В поздней румынской мифологии существует предание о Школе Балаура, или Дьявола, которую также называют Школой соломонаров. Она находится под землей, и обучающиеся в ней юноши читают волшебные книги, постигая множество премудростей, изучая языки всех живых существ. Чтобы покинуть Школу и вернуться в мир людей, ученики должны пройти некое испытание; проваливший его (или, по другой версии, избранный Балауром согласно каким-то критериям, ведомым ему одному) остается в Школе навеки. Те же, кому посчастливилось освободиться, всю жизнь проводят в бедности, странствиях и служении людям, которое иной раз обретает загадочные формы, поскольку добро в нем трудно отличить от зла.

Магия соломонаров — в основном погодная, направленная на защиту полей от града (а если соломонара кто-то обидел — на его призыв). Они умеют подчинять себе драконов, обитающих под землей, в воде и воздухе, и для того, чтобы справляться с подобными чудищами, часто носят с собой волшебную узду. А еще в суме колдуна, как правило, имеется книга с заклинаниями: есть даже несколько историй о том, как чрезмерно любопытный попутчик, сунув нос в эту самую книгу, пока соломонар отвлекся или задремал, сам ненароком призывал балаура, на котором они потом вдвоем улетали в далекие южные края.

Само слово «соломонар» некоторые исследователи румынской мифологии связывают с именем царя Соломона, который слыл великим магом. Но следует отметить, что первое документальное упоминание этого слова относится к началу XIX века, тогда как сам миф явно старше и отследить его происхождение с полной уверенностью, судя по всему, невозможно. Иногда предшественниками соломонаров называют капнобатов, упомянутых Страбоном, и тем самым пытаются сделать миф исконно фракийским или гето-дакийским. Однако аналогичные персонажи действуют под другими именами на всем славянском пространстве: волхвы-облакогонители Древней Руси, польские планетники, украинские хмарники, сербские здухачи и аловиты, словенские кресники и многие другие. Строго говоря, даже в самой Румынии у соломонара имеется немало синонимичных, более древних региональных именований: вылхаш, згрэбунцаш, гриндинар, пьетрар, гецар… Так уж сложилось, что ни одно из них не стало универсальным и не вошло в целый «букет» однокоренных слов, среди которых глагол a solomoni (колдовать, ворожить, чародействовать) и существительное solomonărie (соответственно, колдовство, ворожба, чародейство).

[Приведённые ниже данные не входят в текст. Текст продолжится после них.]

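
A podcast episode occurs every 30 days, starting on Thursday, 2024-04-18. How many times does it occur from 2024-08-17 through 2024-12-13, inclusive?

Occurrences land 30·i days after 2024-04-18 for i = 0, 1, 2, …
2024-08-17 is 121 days after the start; 121 ÷ 30 = 4 remainder 1; since the remainder is 1, round up to i = 5. First occurrence in the window: #6 on 2024-09-15 (5×30 = 150 days in).
2024-12-13 is 239 days after the start; 239 ÷ 30 = 7 remainder 29. Last occurrence in the window: #8 on 2024-11-14.
Occurrences #6 through #8: 3 in total.

3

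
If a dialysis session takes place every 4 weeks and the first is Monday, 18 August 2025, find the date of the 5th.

The 5th occurrence is 4 intervals after the first: 4 × 28 = 112 days after 18 August 2025.
August has 31 days — 13 days to the end of August leaves 99.
September has 30 days (69 left).
October has 31 days (38 left).
November has 30 days (8 left).
8 days into December → 8 December 2025.

8 December 2025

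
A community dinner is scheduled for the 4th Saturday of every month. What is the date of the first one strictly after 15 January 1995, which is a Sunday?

28 January 1995

January 1995 starts on a Sunday; its first Saturday is the 7th, so the 4th Saturday is the 28th — 28 January 1995.
28 January 1995 is after 15 January 1995, so that is the next one.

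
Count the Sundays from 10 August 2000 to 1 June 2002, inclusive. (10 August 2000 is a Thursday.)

10 August 2000 is a Thursday; the first Sunday on or after it is 13 August 2000 (3 days later).
From 13 August 2000 to 1 June 2002: 140 + 365 + 152 = 657 days (rest of 2000, 2001, to 1 June 2002 in 2002).
657 ÷ 7 = 93 full weeks with remainder 6, so 93 more Sundays after the first → 94.

94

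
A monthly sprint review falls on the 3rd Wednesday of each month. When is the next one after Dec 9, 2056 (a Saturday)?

Dec 2056 starts on a Friday; its first Wednesday is the 6th, so the 3rd Wednesday is the 20th — Dec 20, 2056.
Dec 20, 2056 is after Dec 9, 2056, so that is the next one.

Dec 20, 2056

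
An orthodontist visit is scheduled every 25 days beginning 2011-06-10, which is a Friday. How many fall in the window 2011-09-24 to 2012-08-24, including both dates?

Occurrences land 25·i days after 2011-06-10 for i = 0, 1, 2, …
2011-09-24 is 106 days after the start; 106 ÷ 25 = 4 remainder 6; since the remainder is 6, round up to i = 5. First occurrence in the window: #6 on 2011-10-13 (5×25 = 125 days in).
2012-08-24 is 441 days after the start; 441 ÷ 25 = 17 remainder 16. Last occurrence in the window: #18 on 2012-08-08.
Occurrences #6 through #18: 13 in total.

13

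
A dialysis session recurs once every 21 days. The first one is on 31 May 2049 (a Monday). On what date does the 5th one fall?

23 August 2049

The 5th occurrence is 4 intervals after the first: 4 × 21 = 84 days after 31 May 2049.
May has 31 days — 0 days to the end of May leaves 84.
June has 30 days (54 left).
July has 31 days (23 left).
23 days into August → 23 August 2049.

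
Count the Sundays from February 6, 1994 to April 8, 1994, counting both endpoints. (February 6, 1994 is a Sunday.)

9

February 6, 1994 is a Sunday; the first Sunday on or after it is February 6, 1994.
From February 6, 1994 to April 8, 1994: 22 + 31 + 8 = 61 days (rest of February, March, April).
61 ÷ 7 = 8 full weeks with remainder 5, so 8 more Sundays after the first → 9.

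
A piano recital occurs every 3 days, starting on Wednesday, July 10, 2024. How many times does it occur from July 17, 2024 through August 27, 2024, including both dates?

Occurrences land 3·i days after July 10, 2024 for i = 0, 1, 2, …
July 17, 2024 is 7 days after the start; 7 ÷ 3 = 2 remainder 1; since the remainder is 1, round up to i = 3. First occurrence in the window: #4 on July 19, 2024 (3×3 = 9 days in).
August 27, 2024 is 48 days after the start; 48 ÷ 3 = 16 remainder 0. Last occurrence in the window: #17 on August 27, 2024.
Occurrences #4 through #17: 14 in total.

14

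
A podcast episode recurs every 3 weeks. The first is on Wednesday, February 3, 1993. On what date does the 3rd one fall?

March 17, 1993

The 3rd occurrence is 2 intervals after the first: 2 × 21 = 42 days after February 3, 1993.
February has 28 days — 25 days to the end of February leaves 17.
17 days into March → March 17, 1993.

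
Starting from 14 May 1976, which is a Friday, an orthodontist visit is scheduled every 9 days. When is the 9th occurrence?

The 9th occurrence is 8 intervals after the first: 8 × 9 = 72 days after 14 May 1976.
May has 31 days — 17 days to the end of May leaves 55.
June has 30 days (25 left).
25 days into July → 25 July 1976.

25 July 1976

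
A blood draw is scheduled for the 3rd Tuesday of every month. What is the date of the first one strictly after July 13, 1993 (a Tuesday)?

July 1993 starts on a Thursday; its first Tuesday is the 6th, so the 3rd Tuesday is the 20th — July 20, 1993.
July 20, 1993 is after July 13, 1993, so that is the next one.

July 20, 1993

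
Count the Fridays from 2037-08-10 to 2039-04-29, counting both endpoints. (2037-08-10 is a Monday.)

2037-08-10 is a Monday; the first Friday on or after it is 2037-08-14 (4 days later).
From 2037-08-14 to 2039-04-29: 139 + 365 + 119 = 623 days (rest of 2037, 2038, to 2039-04-29 in 2039).
623 ÷ 7 = 89 full weeks with remainder 0, so 89 more Fridays after the first → 90.

90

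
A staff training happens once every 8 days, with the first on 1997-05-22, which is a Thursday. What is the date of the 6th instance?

1997-07-01

The 6th occurrence is 5 intervals after the first: 5 × 8 = 40 days after 1997-05-22.
May has 31 days — 9 days to the end of May leaves 31.
June has 30 days (1 left).
1 day into July → 1997-07-01.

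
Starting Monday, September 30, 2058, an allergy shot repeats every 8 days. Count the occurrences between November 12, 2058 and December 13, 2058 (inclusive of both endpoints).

4

Occurrences land 8·i days after September 30, 2058 for i = 0, 1, 2, …
November 12, 2058 is 43 days after the start; 43 ÷ 8 = 5 remainder 3; since the remainder is 3, round up to i = 6. First occurrence in the window: #7 on November 17, 2058 (6×8 = 48 days in).
December 13, 2058 is 74 days after the start; 74 ÷ 8 = 9 remainder 2. Last occurrence in the window: #10 on December 11, 2058.
Occurrences #7 through #10: 4 in total.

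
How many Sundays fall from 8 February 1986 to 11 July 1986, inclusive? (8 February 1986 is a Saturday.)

8 February 1986 is a Saturday; the first Sunday on or after it is 9 February 1986 (1 day later).
From 9 February 1986 to 11 July 1986: 19 + 31 + 30 + 31 + 30 + 11 = 152 days (rest of February, March, April, May, June, July).
152 ÷ 7 = 21 full weeks with remainder 5, so 21 more Sundays after the first → 22.

22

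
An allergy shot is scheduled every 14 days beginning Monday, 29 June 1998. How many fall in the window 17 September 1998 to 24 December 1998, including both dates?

7

Occurrences land 14·i days after 29 June 1998 for i = 0, 1, 2, …
17 September 1998 is 80 days after the start; 80 ÷ 14 = 5 remainder 10; since the remainder is 10, round up to i = 6. First occurrence in the window: #7 on 21 September 1998 (6×14 = 84 days in).
24 December 1998 is 178 days after the start; 178 ÷ 14 = 12 remainder 10. Last occurrence in the window: #13 on 14 December 1998.
Occurrences #7 through #13: 7 in total.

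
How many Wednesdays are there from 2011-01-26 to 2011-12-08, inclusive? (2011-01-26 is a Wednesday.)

46

2011-01-26 is a Wednesday; the first Wednesday on or after it is 2011-01-26.
From 2011-01-26 to 2011-12-08: 5 + 28 + 31 + 30 + 31 + 30 + 31 + 31 + 30 + 31 + 30 + 8 = 316 days (rest of January, February, March, April, May, June, July, August, September, October, November, December).
316 ÷ 7 = 45 full weeks with remainder 1, so 45 more Wednesdays after the first → 46.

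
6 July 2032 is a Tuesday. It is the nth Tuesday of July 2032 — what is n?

1st

Day 6 falls in week ⌈6/7⌉ of the month.
Days 1–7 hold the 1st Tuesday, 8–14 the 2nd, 15–21 the 3rd, 22–28 the 4th, 29–31 the 5th.
6 is in the range for the 1st.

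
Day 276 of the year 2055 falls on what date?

January has 31 days (276 − 31 = 245 remain).
February has 28 days (245 − 28 = 217 remain).
March has 31 days (217 − 31 = 186 remain).
April has 30 days (186 − 30 = 156 remain).
May has 31 days (156 − 31 = 125 remain).
June has 30 days (125 − 30 = 95 remain).
July has 31 days (95 − 31 = 64 remain).
August has 31 days (64 − 31 = 33 remain).
September has 30 days (33 − 30 = 3 remain).
3 into October → October 3.

3 October 2055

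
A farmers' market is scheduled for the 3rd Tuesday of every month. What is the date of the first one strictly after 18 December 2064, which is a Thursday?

20 January 2065

December 2064 starts on a Monday; its first Tuesday is the 2nd, so the 3rd Tuesday is the 16th — 16 December 2064.
That is not after 18 December 2064, so look at January 2065.
January 2065 starts on a Thursday; its first Tuesday is the 6th, so the 3rd Tuesday is the 20th — 20 January 2065.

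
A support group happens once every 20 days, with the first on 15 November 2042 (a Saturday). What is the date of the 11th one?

3 June 2043

The 11th occurrence is 10 intervals after the first: 10 × 20 = 200 days after 15 November 2042.
November has 30 days — 15 days to the end of November leaves 185.
December has 31 days (154 left).
January has 31 days (123 left).
February has 28 days (95 left).
March has 31 days (64 left).
April has 30 days (34 left).
May has 31 days (3 left).
3 days into June → 3 June 2043.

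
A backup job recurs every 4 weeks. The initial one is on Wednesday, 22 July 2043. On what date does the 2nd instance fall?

The 2nd occurrence is 1 interval after the first: 1 × 28 = 28 days after 22 July 2043.
July has 31 days — 9 days to the end of July leaves 19.
19 days into August → 19 August 2043.

19 August 2043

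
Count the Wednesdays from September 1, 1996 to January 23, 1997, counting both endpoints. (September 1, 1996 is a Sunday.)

September 1, 1996 is a Sunday; the first Wednesday on or after it is September 4, 1996 (3 days later).
From September 4, 1996 to January 23, 1997: 26 + 31 + 30 + 31 + 23 = 141 days (rest of September, October, November, December, January).
141 ÷ 7 = 20 full weeks with remainder 1, so 20 more Wednesdays after the first → 21.

21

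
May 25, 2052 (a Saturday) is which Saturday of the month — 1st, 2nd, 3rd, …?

4th

Day 25 falls in week ⌈25/7⌉ of the month.
Days 1–7 hold the 1st Saturday, 8–14 the 2nd, 15–21 the 3rd, 22–28 the 4th, 29–31 the 5th.
25 is in the range for the 4th.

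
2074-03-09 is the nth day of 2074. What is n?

Days in months before March: 31 + 28 = 59.
Plus 9 days into March → day 68.

68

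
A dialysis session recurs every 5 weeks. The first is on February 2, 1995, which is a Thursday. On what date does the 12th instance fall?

The 12th occurrence is 11 intervals after the first: 11 × 35 = 385 days after February 2, 1995.
February has 28 days — 26 days to the end of February leaves 359.
March has 31 days (328 left).
April has 30 days (298 left).
May has 31 days (267 left).
June has 30 days (237 left).
July has 31 days (206 left).
August has 31 days (175 left).
September has 30 days (145 left).
October has 31 days (114 left).
November has 30 days (84 left).
December has 31 days (53 left).
January has 31 days (22 left).
22 days into February → February 22, 1996.

February 22, 1996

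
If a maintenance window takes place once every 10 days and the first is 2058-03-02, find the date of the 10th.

2058-05-31

The 10th occurrence is 9 intervals after the first: 9 × 10 = 90 days after 2058-03-02.
March has 31 days — 29 days to the end of March leaves 61.
April has 30 days (31 left).
31 days into May → 2058-05-31.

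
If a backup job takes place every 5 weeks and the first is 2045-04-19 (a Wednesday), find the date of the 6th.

2045-10-11

The 6th occurrence is 5 intervals after the first: 5 × 35 = 175 days after 2045-04-19.
April has 30 days — 11 days to the end of April leaves 164.
May has 31 days (133 left).
June has 30 days (103 left).
July has 31 days (72 left).
August has 31 days (41 left).
September has 30 days (11 left).
11 days into October → 2045-10-11.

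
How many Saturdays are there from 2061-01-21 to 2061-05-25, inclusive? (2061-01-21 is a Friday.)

18

2061-01-21 is a Friday; the first Saturday on or after it is 2061-01-22 (1 day later).
From 2061-01-22 to 2061-05-25: 9 + 28 + 31 + 30 + 25 = 123 days (rest of January, February, March, April, May).
123 ÷ 7 = 17 full weeks with remainder 4, so 17 more Saturdays after the first → 18.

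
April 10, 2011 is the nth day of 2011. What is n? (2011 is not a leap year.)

Days in months before April: 31 + 28 + 31 = 90.
Plus 10 days into April → day 100.

100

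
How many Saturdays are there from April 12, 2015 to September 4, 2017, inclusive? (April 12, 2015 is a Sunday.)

April 12, 2015 is a Sunday; the first Saturday on or after it is April 18, 2015 (6 days later).
From April 18, 2015 to September 4, 2017: 257 + 366 + 247 = 870 days (rest of 2015, 2016, to September 4, 2017 in 2017).
870 ÷ 7 = 124 full weeks with remainder 2, so 124 more Saturdays after the first → 125.

125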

Однако это далеко не конец истории про подземную школу чародейства и волшебства. Если рассмотреть миф в более широком восточноевропейском контексте, захватив по меньшей мере Хорватию и Венгрию, то можно обнаружить, что погодное колдовство и впрямь известно с незапамятных времен, а вот про более-менее систематическое и групповое (!) обучение ему стали рассказывать в период Средневековья. Осторожно предположим, что это связано с распространением в Европе университетского образования и появлением странствующих студентов, нищих и вечно голодных, но весьма умных и не стеснявшихся пользоваться своими знаниями, чтобы впечатлить или напугать простых крестьян. Вероятно, как-то так фигура сельского колдуна, знатока погодной магии, и превратилась в черного школяра, которого в Хорватии и Словении, например, стали называть «грабанцияш дияк». Первое слово, по одной из версий, произошло от заимствованного из итальянского и сильно искаженного gramanzia («колдовство»).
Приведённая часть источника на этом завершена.